[whatwg] Endianness of typed arrays

Glenn Maynard glenn at zewt.org
Wed Mar 28 16:30:19 PDT 2012


On Wed, Mar 28, 2012 at 2:08 PM, Kenneth Russell <kbr at google.com> wrote:

> The top priority should be to implement DataView universally.
>

DataView isn't relevant to the discussion.  People are using
ArrayBufferViews in ways that assume little-endian access, and that isn't
going to go away.  If any production browser is ever released on a
production big-endian system, it'll expose ArrayBuffers as little-endian,
even if that causes performance problems with WebGL, because it will
minimize the amount of breakage.

It's also unreasonable to expect web developers to go to extra effort for
big-endian systems (eg. by serving different, big-endian resources from
XHR).  You're expecting every developer using ArrayBuffer to jump hoops,
adding significant complexity and testing requirements, in order to support
an optimization on systems with essentially zero market share.  I'm
certainly not going to do that, and I doubt many other web developers will,
either; big endian systems aren't worth our time.

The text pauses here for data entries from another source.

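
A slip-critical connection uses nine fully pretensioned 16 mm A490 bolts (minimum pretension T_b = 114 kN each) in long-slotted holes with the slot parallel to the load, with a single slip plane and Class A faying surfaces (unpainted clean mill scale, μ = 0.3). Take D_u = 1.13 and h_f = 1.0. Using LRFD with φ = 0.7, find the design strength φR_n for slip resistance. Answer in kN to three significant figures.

243 kN

R_n = μ · D_u · h_f · T_b · n_s · n_b = 0.3 × 1.13 × 1.0 × 114 × 1 × 9 = 347.8 kN.
Design strength φR_n = 0.7 × 347.8 = 243 kN.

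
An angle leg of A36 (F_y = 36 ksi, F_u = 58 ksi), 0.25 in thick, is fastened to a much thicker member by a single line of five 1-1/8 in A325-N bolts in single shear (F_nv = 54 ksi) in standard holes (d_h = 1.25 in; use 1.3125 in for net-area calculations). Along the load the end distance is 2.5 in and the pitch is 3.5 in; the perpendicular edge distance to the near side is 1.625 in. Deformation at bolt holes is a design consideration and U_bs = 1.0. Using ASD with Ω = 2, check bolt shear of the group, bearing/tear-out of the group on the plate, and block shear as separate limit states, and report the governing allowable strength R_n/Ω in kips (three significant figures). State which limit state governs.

51.6 kips (block shear governs)

Bolt shear: A_b = π·1.125²/4 = 0.994 in²; R_n = 54 × 0.994 × 5 × 1 = 268.4 kips → 268.4 / 2 = 134 kips.
Bearing: edge l_c = 1.875, r_n = 32.62 kips; interior l_c = 2.25, r_n = 39.15 kips; R_n = 32.62 + 4·39.15 = 189.2 kips → 94.6 kips.
Block shear: A_gv = 4.125, A_nv = 2.648, A_nt = 0.2422 in²; R_n = min(0.6F_uA_nv, 0.6F_yA_gv) + U_bs·F_u·A_nt = 103.1 kips → 51.6 kips.
Block shear governs: 51.6 kips.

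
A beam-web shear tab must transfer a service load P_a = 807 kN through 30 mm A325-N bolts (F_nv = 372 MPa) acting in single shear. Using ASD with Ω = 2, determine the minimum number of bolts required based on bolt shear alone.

A_b = π·30²/4 = 706.9 mm².
Per-bolt allowable strength R_n/Ω = 372 × 706.9 × 1 / 1000 / 2 = 131.5 kN.
n ≥ 807 / 131.5 = 6.138 → use 7 bolts.

7 bolts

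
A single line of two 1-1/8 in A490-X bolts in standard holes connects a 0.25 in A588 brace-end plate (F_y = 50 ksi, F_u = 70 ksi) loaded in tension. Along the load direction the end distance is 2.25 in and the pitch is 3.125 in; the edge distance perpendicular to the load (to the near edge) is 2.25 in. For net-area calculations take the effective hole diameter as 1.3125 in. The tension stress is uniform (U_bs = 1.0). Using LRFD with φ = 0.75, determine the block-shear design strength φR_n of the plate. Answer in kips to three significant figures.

47.7 kips

Shear plane L_v = 2.25 + 1·3.125 = 5.375 in; A_gv = 5.375 × 0.25 = 1.344 in².
A_nv = (5.375 − 1.5·1.3125) × 0.25 = 0.8516 in².
A_nt = (2.25 − 0.5·1.3125) × 0.25 = 0.3984 in².
0.6 F_u A_nv = 35.77 kips; 0.6 F_y A_gv = 40.31 kips → shear rupture governs the shear term.
R_n = 35.77 + 1.0 × 70 × 0.3984 = 63.66 kips.
Design strength φR_n = 0.75 × 63.66 = 47.7 kips.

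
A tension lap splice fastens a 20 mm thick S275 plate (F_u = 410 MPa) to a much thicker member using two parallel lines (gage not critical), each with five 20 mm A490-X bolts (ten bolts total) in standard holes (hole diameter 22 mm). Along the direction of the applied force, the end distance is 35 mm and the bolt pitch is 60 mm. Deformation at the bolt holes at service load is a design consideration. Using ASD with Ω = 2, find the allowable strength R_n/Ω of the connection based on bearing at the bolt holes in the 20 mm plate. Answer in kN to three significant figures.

Per bolt r_n = 1.2 l_c t F_u ≤ 2.4 d t F_u; upper limit = 2.4 × 20 × 20 × 410 / 1000 = 393.6 kN.
Edge bolt: l_c = 35 − 22/2 = 24 mm → 1.2 × 24 × 20 × 410 / 1000 = 236.2 → r_n = 236.2 kN.
Interior bolts: l_c = 60 − 22 = 38 mm → 1.2 × 38 × 20 × 410 / 1000 = 373.9 → r_n = 373.9 kN.
R_n = 2 × 236.2 + 8 × 373.9 = 3464 kN.
Allowable strength R_n/Ω = 3464 / 2 = 1730 kN.

1730 kN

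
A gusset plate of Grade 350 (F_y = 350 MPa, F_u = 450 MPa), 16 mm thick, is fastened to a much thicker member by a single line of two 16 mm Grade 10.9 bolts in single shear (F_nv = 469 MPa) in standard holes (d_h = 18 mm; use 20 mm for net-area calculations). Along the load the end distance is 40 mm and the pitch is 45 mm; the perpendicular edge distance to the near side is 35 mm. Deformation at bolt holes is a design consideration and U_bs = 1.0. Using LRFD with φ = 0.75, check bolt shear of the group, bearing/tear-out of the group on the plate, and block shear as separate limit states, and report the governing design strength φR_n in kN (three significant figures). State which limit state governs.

Bolt shear: A_b = π·16²/4 = 201.1 mm²; R_n = 469 × 201.1 × 2 × 1 / 1000 = 188.6 kN → 0.75 × 188.6 = 141 kN.
Bearing: edge l_c = 31, r_n = 267.8 kN; interior l_c = 27, r_n = 233.3 kN; R_n = 267.8 + 1·233.3 = 501.1 kN → 376 kN.
Block shear: A_gv = 1360, A_nv = 880, A_nt = 400 mm²; R_n = min(0.6F_uA_nv, 0.6F_yA_gv) + U_bs·F_u·A_nt = 417.6 kN → 313 kN.
Bolt shear governs: 141 kN.

141 kN (bolt shear governs)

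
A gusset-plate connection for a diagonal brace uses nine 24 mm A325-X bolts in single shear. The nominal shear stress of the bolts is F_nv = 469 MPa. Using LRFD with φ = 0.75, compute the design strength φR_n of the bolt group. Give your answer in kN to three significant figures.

1430 kN

A_b = π × 24² / 4 = 452.4 mm².
R_n = F_nv · A_b · n · n_s = 469 × 452.4 × 9 × 1 / 1000 = 1910 kN.
Design strength φR_n = 0.75 × 1910 = 1430 kN.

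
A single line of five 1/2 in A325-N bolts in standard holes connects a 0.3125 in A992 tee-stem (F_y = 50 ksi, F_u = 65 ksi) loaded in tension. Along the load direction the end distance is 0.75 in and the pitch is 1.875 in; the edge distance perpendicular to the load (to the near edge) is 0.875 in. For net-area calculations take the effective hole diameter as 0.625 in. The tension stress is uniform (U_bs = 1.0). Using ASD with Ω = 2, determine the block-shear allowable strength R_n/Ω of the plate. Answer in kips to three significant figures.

38.8 kips

Shear plane L_v = 0.75 + 4·1.875 = 8.25 in; A_gv = 8.25 × 0.3125 = 2.578 in².
A_nv = (8.25 − 4.5·0.625) × 0.3125 = 1.699 in².
A_nt = (0.875 − 0.5·0.625) × 0.3125 = 0.1758 in².
0.6 F_u A_nv = 66.27 kips; 0.6 F_y A_gv = 77.34 kips → shear rupture governs the shear term.
R_n = 66.27 + 1.0 × 65 × 0.1758 = 77.7 kips.
Allowable strength R_n/Ω = 77.7 / 2 = 38.8 kips.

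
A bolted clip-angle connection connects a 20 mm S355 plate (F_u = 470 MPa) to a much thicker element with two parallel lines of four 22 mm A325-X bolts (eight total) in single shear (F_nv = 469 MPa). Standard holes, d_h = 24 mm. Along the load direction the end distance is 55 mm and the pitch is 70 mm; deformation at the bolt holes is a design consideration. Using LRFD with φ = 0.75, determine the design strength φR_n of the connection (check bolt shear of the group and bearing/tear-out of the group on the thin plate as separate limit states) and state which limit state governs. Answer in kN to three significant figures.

1070 kN (bolt shear governs)

Bolt shear: A_b = π·22²/4 = 380.1 mm²; R_n = 469 × 380.1 × 8 × 1 / 1000 = 1426 kN → 0.75 × 1426 = 1070 kN.
Bearing (1.2 l_c t F_u ≤ 2.4 d t F_u): upper limit = 2.4·22·20·470 / 1000 = 496.3 kN.
  Edge l_c = 55 − 24/2 = 43 → r_n = 485 kN; interior l_c = 70 − 24 = 46 → r_n = 496.3 kN.
  R_n,bearing = 2·485 + 6·496.3 = 3948 kN → 0.75 × 3948 = 2960 kN.
Bolt shear governs: 1070 kN.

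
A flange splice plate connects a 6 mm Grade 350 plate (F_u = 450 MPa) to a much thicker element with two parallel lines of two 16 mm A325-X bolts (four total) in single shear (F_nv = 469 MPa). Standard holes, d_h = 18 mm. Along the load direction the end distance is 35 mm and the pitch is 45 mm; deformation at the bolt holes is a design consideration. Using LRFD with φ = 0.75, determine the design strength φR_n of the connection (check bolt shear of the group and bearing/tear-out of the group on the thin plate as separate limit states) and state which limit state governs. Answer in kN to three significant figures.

258 kN (bearing governs)

Bolt shear: A_b = π·16²/4 = 201.1 mm²; R_n = 469 × 201.1 × 4 × 1 / 1000 = 377.2 kN → 0.75 × 377.2 = 283 kN.
Bearing (1.2 l_c t F_u ≤ 2.4 d t F_u): upper limit = 2.4·16·6·450 / 1000 = 103.7 kN.
  Edge l_c = 35 − 18/2 = 26 → r_n = 84.24 kN; interior l_c = 45 − 18 = 27 → r_n = 87.48 kN.
  R_n,bearing = 2·84.24 + 2·87.48 = 343.4 kN → 0.75 × 343.4 = 258 kN.
Bearing governs: 258 kN.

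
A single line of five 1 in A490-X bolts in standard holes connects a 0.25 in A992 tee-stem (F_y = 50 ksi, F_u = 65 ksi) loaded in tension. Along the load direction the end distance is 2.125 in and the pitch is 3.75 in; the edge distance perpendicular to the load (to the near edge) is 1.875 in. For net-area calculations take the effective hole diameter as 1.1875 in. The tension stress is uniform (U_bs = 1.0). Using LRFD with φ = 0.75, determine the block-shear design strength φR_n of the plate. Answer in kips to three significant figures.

102 kips

Shear plane L_v = 2.125 + 4·3.75 = 17.12 in; A_gv = 17.12 × 0.25 = 4.281 in².
A_nv = (17.12 − 4.5·1.1875) × 0.25 = 2.945 in².
A_nt = (1.875 − 0.5·1.1875) × 0.25 = 0.3203 in².
0.6 F_u A_nv = 114.9 kips; 0.6 F_y A_gv = 128.4 kips → shear rupture governs the shear term.
R_n = 114.9 + 1.0 × 65 × 0.3203 = 135.7 kips.
Design strength φR_n = 0.75 × 135.7 = 102 kips.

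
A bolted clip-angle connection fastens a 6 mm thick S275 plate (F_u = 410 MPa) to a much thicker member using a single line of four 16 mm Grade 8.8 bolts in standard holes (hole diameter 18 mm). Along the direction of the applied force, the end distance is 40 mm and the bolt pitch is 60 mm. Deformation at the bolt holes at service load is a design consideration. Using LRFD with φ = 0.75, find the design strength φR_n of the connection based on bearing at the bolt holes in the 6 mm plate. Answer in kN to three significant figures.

Per bolt r_n = 1.2 l_c t F_u ≤ 2.4 d t F_u; upper limit = 2.4 × 16 × 6 × 410 / 1000 = 94.46 kN.
Edge bolt: l_c = 40 − 18/2 = 31 mm → 1.2 × 31 × 6 × 410 / 1000 = 91.51 → r_n = 91.51 kN.
Interior bolts: l_c = 60 − 18 = 42 mm → 1.2 × 42 × 6 × 410 / 1000 = 124 → r_n = 94.46 kN.
R_n = 1 × 91.51 + 3 × 94.46 = 374.9 kN.
Design strength φR_n = 0.75 × 374.9 = 281 kN.

281 kN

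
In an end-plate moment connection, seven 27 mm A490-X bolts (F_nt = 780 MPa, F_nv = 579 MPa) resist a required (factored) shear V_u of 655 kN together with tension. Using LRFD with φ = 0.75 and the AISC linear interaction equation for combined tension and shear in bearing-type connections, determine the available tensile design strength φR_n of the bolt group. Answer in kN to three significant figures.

A_b = π·27²/4 = 572.6 mm²; f_rv = 655 × 1000 / (7 × 572.6) = 163.4 MPa.
F'_nt = 1.3 F_nt − (F_nt / φF_nv) f_rv = 1.3·780 − (780/(0.75·579))·163.4 = 720.5 MPa, capped at F_nt → F'_nt = 720.5 MPa.
R_n = F'_nt · A_b · n = 720.5 × 572.6 × 7 / 1000 = 2887 kN.
Design strength φR_n = 0.75 × 2887 = 2170 kN.

2170 kN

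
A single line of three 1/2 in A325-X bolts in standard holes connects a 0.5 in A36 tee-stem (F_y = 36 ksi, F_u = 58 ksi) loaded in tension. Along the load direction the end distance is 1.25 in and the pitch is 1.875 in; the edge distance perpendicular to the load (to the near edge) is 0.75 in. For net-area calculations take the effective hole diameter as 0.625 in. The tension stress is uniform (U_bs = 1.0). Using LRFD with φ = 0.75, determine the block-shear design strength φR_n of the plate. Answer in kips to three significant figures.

50 kips

Shear plane L_v = 1.25 + 2·1.875 = 5 in; A_gv = 5 × 0.5 = 2.5 in².
A_nv = (5 − 2.5·0.625) × 0.5 = 1.719 in².
A_nt = (0.75 − 0.5·0.625) × 0.5 = 0.2188 in².
0.6 F_u A_nv = 59.81 kips; 0.6 F_y A_gv = 54 kips → shear yielding governs the shear term.
R_n = 54 + 1.0 × 58 × 0.2188 = 66.69 kips.
Design strength φR_n = 0.75 × 66.69 = 50 kips.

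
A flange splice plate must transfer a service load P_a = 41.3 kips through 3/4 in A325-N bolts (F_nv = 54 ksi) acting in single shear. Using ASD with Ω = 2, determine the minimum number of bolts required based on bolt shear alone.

A_b = π·0.75²/4 = 0.4418 in².
Per-bolt allowable strength R_n/Ω = 54 × 0.4418 × 1 / 2 = 11.93 kips.
n ≥ 41.3 / 11.93 = 3.462 → use 4 bolts.

4 bolts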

And for all realistic purposes, the world has standardized on
little-endian.  If people choose to develop a big-endian system today, the
challenges of doing so are their problem.  Just as new APIs (such as
WebSockets and Server-Sent Events) no longer spend time supporting legacy
encodings, simplifying everyone's life by only supporting UTF-8, new APIs
should stop pretending big endian is important and optimize for
little-endian.

All that said, to partially sidestep the issue, I'd propose adding
separate, explicitly big-endian and little-endian view types for each view
type.  That is,

Int16LEArray, Uint16LEArray
Int32LEArray, Uint32LEArray
Float32LEArray, Float64LEArray
Int16BEArray, Uint16BEArray
Int32BEArray, Uint32BEArray
Float32BEArray, Float32LEArray,
Float64BEArray, Float64LEArray

I think adding these is a no-brainer, since it's trivial and obviously
useful, and lets us at least pretend the issue doesn't exist...

On Wed, Mar 28, 2012 at 4:27 PM, Brandon Jones <tojiro at gmail.com> wrote:

> So the question is: What exactly are we expecting that "magic" to be? We
> can't just swizzle every 4 bytes. Either the graphics driver must do the
> endian swap as it processes the buffer, which is possible but entirely out
> of the browsers control,


Please see Benoit's mail, for at least one possible approach.  It's hard to
do, and harder to do efficiently, but if you're creating a platform with
unusual endianness, it's you that needs to jump the hoops to make it work,
not every web developer in the world.